Maarten Voordouw, laboratoire de parasitologie, université de Neuchâtel, Suisse

vendredi 9 décembre 2011, à 11 heures, dans l'amphithéâtre Monge

Anopheles gambiae

Abstract

Trade-offs between anti-parasite defense mechanisms and other life history traits limit the evolution of host resistance to parasites and have important implications for understanding diseases such as malaria. Mosquitoes have not evolved complete resistance to malaria parasites and one hypothesis is that anti-malaria defense mechanisms are costly.

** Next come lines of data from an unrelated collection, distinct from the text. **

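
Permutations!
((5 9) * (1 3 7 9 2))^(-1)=(1 2 5 9 7 3)=[0, 2, 5, 1, 4, 9, 6, 3, 8, 7]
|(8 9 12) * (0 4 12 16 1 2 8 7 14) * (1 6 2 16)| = 30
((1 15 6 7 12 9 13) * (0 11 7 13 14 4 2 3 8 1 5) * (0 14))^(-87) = (0 12 11 9 7)(1 13 4 8 6 14 3 15 5 2) = [12, 13, 1, 15, 8, 2, 14, 0, 6, 7, 10, 9, 11, 4, 3, 5]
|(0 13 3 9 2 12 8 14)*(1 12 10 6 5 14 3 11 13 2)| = |(0 2 10 6 5 14)(1 12 8 3 9)(11 13)| = 30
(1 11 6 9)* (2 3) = (1 11 6 9)(2 3) = [0, 11, 3, 2, 4, 5, 9, 7, 8, 1, 10, 6]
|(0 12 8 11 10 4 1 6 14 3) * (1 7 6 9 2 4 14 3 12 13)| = 45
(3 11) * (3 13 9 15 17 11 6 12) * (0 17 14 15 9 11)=[17, 1, 2, 6, 4, 5, 12, 7, 8, 9, 10, 13, 3, 11, 15, 14, 16, 0]=(0 17)(3 6 12)(11 13)(14 15)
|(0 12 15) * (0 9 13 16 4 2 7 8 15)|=8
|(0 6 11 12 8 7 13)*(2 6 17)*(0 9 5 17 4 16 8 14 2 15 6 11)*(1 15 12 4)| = |(0 1 15 6)(2 11 4 16 8 7 13 9 5 17 12 14)| = 12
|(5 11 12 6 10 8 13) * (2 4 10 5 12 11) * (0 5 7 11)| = |(0 5 2 4 10 8 13 12 6 7 11)| = 11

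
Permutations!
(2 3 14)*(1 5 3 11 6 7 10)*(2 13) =[0, 5, 11, 14, 4, 3, 7, 10, 8, 9, 1, 6, 12, 2, 13] =(1 5 3 14 13 2 11 6 7 10)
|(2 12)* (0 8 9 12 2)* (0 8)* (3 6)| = |(3 6)(8 9 12)| = 6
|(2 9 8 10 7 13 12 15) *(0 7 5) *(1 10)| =11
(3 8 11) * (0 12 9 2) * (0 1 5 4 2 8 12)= (1 5 4 2)(3 12 9 8 11)= [0, 5, 1, 12, 2, 4, 6, 7, 11, 8, 10, 3, 9]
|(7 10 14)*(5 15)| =|(5 15)(7 10 14)| =6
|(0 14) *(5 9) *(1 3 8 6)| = 4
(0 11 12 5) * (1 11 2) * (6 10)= [2, 11, 1, 3, 4, 0, 10, 7, 8, 9, 6, 12, 5]= (0 2 1 11 12 5)(6 10)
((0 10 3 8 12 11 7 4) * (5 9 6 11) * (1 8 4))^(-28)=(1 9)(5 7)(6 8)(11 12)=[0, 9, 2, 3, 4, 7, 8, 5, 6, 1, 10, 12, 11]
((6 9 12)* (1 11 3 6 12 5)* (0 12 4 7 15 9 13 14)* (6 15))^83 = [14, 5, 2, 11, 12, 9, 7, 4, 8, 15, 10, 1, 0, 6, 13, 3] = (0 14 13 6 7 4 12)(1 5 9 15 3 11)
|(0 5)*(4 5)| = 3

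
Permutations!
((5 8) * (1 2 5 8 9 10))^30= (10)= [0, 1, 2, 3, 4, 5, 6, 7, 8, 9, 10]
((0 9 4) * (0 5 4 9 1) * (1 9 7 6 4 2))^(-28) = (0 4)(1 6)(2 7)(5 9) = [4, 6, 7, 3, 0, 9, 1, 2, 8, 5]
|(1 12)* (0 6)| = 2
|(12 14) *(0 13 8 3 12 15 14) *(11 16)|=|(0 13 8 3 12)(11 16)(14 15)|=10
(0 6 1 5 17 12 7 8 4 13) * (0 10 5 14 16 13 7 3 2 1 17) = (0 6 17 12 3 2 1 14 16 13 10 5)(4 7 8) = [6, 14, 1, 2, 7, 0, 17, 8, 4, 9, 5, 11, 3, 10, 16, 15, 13, 12]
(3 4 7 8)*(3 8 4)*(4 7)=(8)=[0, 1, 2, 3, 4, 5, 6, 7, 8]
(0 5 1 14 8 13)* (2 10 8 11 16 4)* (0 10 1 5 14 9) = (0 14 11 16 4 2 1 9)(8 13 10) = [14, 9, 1, 3, 2, 5, 6, 7, 13, 0, 8, 16, 12, 10, 11, 15, 4]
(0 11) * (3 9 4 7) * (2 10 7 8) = (0 11)(2 10 7 3 9 4 8) = [11, 1, 10, 9, 8, 5, 6, 3, 2, 4, 7, 0]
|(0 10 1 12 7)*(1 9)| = |(0 10 9 1 12 7)| = 6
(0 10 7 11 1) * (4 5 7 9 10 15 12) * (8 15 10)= (0 10 9 8 15 12 4 5 7 11 1)= [10, 0, 2, 3, 5, 7, 6, 11, 15, 8, 9, 1, 4, 13, 14, 12]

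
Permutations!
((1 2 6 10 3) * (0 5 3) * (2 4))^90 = (0 3 4 6)(1 2 10 5) = [3, 2, 10, 4, 6, 1, 0, 7, 8, 9, 5]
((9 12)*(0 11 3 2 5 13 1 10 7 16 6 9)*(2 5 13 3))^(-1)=(0 12 9 6 16 7 10 1 13 2 11)(3 5)=[12, 13, 11, 5, 4, 3, 16, 10, 8, 6, 1, 0, 9, 2, 14, 15, 7]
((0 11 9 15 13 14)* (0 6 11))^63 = [0, 1, 2, 3, 4, 5, 15, 7, 8, 14, 10, 13, 12, 11, 9, 6] = (6 15)(9 14)(11 13)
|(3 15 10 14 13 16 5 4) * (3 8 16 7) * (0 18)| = 12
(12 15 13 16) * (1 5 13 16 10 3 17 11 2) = [0, 5, 1, 17, 4, 13, 6, 7, 8, 9, 3, 2, 15, 10, 14, 16, 12, 11] = (1 5 13 10 3 17 11 2)(12 15 16)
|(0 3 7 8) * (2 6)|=4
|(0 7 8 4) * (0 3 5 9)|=7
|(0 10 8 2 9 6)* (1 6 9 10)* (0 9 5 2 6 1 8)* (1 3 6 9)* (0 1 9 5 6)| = 14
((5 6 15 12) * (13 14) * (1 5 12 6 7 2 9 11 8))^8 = (15)(1 5 7 2 9 11 8) = [0, 5, 9, 3, 4, 7, 6, 2, 1, 11, 10, 8, 12, 13, 14, 15]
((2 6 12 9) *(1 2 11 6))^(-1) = (1 2)(6 11 9 12) = [0, 2, 1, 3, 4, 5, 11, 7, 8, 12, 10, 9, 6]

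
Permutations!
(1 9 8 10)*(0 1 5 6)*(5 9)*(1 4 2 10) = (0 4 2 10 9 8 1 5 6) = [4, 5, 10, 3, 2, 6, 0, 7, 1, 8, 9]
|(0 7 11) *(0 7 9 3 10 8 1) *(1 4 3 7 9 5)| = 12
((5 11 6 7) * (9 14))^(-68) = (14) = [0, 1, 2, 3, 4, 5, 6, 7, 8, 9, 10, 11, 12, 13, 14]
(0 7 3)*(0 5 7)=[0, 1, 2, 5, 4, 7, 6, 3]=(3 5 7)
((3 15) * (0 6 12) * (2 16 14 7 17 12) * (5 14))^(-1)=(0 12 17 7 14 5 16 2 6)(3 15)=[12, 1, 6, 15, 4, 16, 0, 14, 8, 9, 10, 11, 17, 13, 5, 3, 2, 7]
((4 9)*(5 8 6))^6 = (9) = [0, 1, 2, 3, 4, 5, 6, 7, 8, 9]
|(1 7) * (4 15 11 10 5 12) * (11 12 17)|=|(1 7)(4 15 12)(5 17 11 10)|=12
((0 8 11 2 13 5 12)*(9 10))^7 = (13)(9 10) = [0, 1, 2, 3, 4, 5, 6, 7, 8, 10, 9, 11, 12, 13]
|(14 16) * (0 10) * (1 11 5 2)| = 4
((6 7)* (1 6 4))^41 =(1 6 7 4) =[0, 6, 2, 3, 1, 5, 7, 4]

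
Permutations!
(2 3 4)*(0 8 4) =(0 8 4 2 3) =[8, 1, 3, 0, 2, 5, 6, 7, 4]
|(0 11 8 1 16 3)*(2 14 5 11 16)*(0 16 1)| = |(0 1 2 14 5 11 8)(3 16)| = 14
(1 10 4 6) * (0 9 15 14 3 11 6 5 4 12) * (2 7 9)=(0 2 7 9 15 14 3 11 6 1 10 12)(4 5)=[2, 10, 7, 11, 5, 4, 1, 9, 8, 15, 12, 6, 0, 13, 3, 14]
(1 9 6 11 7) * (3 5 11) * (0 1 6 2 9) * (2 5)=(0 1)(2 9 5 11 7 6 3)=[1, 0, 9, 2, 4, 11, 3, 6, 8, 5, 10, 7]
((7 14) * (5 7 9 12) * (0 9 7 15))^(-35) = (15)(7 14) = [0, 1, 2, 3, 4, 5, 6, 14, 8, 9, 10, 11, 12, 13, 7, 15]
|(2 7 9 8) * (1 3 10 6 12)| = |(1 3 10 6 12)(2 7 9 8)| = 20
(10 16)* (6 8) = (6 8)(10 16) = [0, 1, 2, 3, 4, 5, 8, 7, 6, 9, 16, 11, 12, 13, 14, 15, 10]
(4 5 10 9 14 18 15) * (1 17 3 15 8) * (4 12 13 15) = [0, 17, 2, 4, 5, 10, 6, 7, 1, 14, 9, 11, 13, 15, 18, 12, 16, 3, 8] = (1 17 3 4 5 10 9 14 18 8)(12 13 15)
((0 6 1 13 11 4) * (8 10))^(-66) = (13) = [0, 1, 2, 3, 4, 5, 6, 7, 8, 9, 10, 11, 12, 13]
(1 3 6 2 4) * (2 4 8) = (1 3 6 4)(2 8) = [0, 3, 8, 6, 1, 5, 4, 7, 2]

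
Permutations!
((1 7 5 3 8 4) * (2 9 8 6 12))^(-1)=(1 4 8 9 2 12 6 3 5 7)=[0, 4, 12, 5, 8, 7, 3, 1, 9, 2, 10, 11, 6]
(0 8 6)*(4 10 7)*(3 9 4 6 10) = [8, 1, 2, 9, 3, 5, 0, 6, 10, 4, 7] = (0 8 10 7 6)(3 9 4)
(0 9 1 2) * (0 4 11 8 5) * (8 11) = (11)(0 9 1 2 4 8 5) = [9, 2, 4, 3, 8, 0, 6, 7, 5, 1, 10, 11]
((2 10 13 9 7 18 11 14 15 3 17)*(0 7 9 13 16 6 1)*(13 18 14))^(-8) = (0 15 2 6 7 3 10 1 14 17 16)(11 13 18) = [15, 14, 6, 10, 4, 5, 7, 3, 8, 9, 1, 13, 12, 18, 17, 2, 0, 16, 11]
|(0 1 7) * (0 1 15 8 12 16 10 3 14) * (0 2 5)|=|(0 15 8 12 16 10 3 14 2 5)(1 7)|=10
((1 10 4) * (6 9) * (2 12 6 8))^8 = (1 4 10)(2 9 12 8 6) = [0, 4, 9, 3, 10, 5, 2, 7, 6, 12, 1, 11, 8]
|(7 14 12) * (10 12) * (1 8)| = 4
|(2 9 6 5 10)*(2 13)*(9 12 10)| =12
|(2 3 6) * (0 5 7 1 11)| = |(0 5 7 1 11)(2 3 6)| = 15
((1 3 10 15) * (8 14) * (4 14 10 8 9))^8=[0, 10, 2, 15, 9, 5, 6, 7, 1, 14, 3, 11, 12, 13, 4, 8]=(1 10 3 15 8)(4 9 14)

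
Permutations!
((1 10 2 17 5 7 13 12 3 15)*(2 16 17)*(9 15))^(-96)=(1 17 13 9 10 5 12 15 16 7 3)=[0, 17, 2, 1, 4, 12, 6, 3, 8, 10, 5, 11, 15, 9, 14, 16, 7, 13]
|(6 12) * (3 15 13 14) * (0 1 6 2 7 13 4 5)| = |(0 1 6 12 2 7 13 14 3 15 4 5)| = 12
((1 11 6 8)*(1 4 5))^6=(11)=[0, 1, 2, 3, 4, 5, 6, 7, 8, 9, 10, 11]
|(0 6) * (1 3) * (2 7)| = |(0 6)(1 3)(2 7)| = 2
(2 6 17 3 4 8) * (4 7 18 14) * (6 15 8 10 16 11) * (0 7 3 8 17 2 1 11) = (0 7 18 14 4 10 16)(1 11 6 2 15 17 8) = [7, 11, 15, 3, 10, 5, 2, 18, 1, 9, 16, 6, 12, 13, 4, 17, 0, 8, 14]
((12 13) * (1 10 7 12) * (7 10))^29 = (1 7 12 13) = [0, 7, 2, 3, 4, 5, 6, 12, 8, 9, 10, 11, 13, 1]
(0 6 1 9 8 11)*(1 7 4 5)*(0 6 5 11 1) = (0 5)(1 9 8)(4 11 6 7) = [5, 9, 2, 3, 11, 0, 7, 4, 1, 8, 10, 6]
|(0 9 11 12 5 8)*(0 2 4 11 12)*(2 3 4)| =8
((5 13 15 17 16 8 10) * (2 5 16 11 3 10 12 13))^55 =[0, 1, 5, 10, 4, 2, 6, 7, 12, 9, 16, 3, 13, 15, 14, 17, 8, 11] =(2 5)(3 10 16 8 12 13 15 17 11)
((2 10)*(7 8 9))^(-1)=(2 10)(7 9 8)=[0, 1, 10, 3, 4, 5, 6, 9, 7, 8, 2]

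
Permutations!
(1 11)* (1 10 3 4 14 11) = [0, 1, 2, 4, 14, 5, 6, 7, 8, 9, 3, 10, 12, 13, 11] = (3 4 14 11 10)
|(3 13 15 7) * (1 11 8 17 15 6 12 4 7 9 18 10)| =|(1 11 8 17 15 9 18 10)(3 13 6 12 4 7)| =24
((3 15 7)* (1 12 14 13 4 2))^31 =(1 12 14 13 4 2)(3 15 7) =[0, 12, 1, 15, 2, 5, 6, 3, 8, 9, 10, 11, 14, 4, 13, 7]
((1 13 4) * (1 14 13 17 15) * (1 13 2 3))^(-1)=(1 3 2 14 4 13 15 17)=[0, 3, 14, 2, 13, 5, 6, 7, 8, 9, 10, 11, 12, 15, 4, 17, 16, 1]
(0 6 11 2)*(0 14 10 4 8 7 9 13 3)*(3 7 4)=(0 6 11 2 14 10 3)(4 8)(7 9 13)=[6, 1, 14, 0, 8, 5, 11, 9, 4, 13, 3, 2, 12, 7, 10]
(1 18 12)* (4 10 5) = (1 18 12)(4 10 5) = [0, 18, 2, 3, 10, 4, 6, 7, 8, 9, 5, 11, 1, 13, 14, 15, 16, 17, 12]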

We used matrix population models to compare the population growth rates among lines of Anopheles gambiae that had been selected for resistance or high susceptibility to the rodent malaria parasite, Plasmodium yoelii nigeriensis. The population growth rate of the resistant line was significantly lower than that of the highly susceptible and the unselected control lines, regardless of whether mosquitoes were infected with Plasmodium or not. The lower population growth of malaria-resistant mosquitoes was caused by reduced post blood-feeding survival of females and poor egg hatching. With respect to eradicating malaria, the strategy of releasing Plasmodium-resistant Anopheles mosquitoes is unlikely to be successful if the costs of Plasmodium-resistance in the field are as great as the ones measured in this study.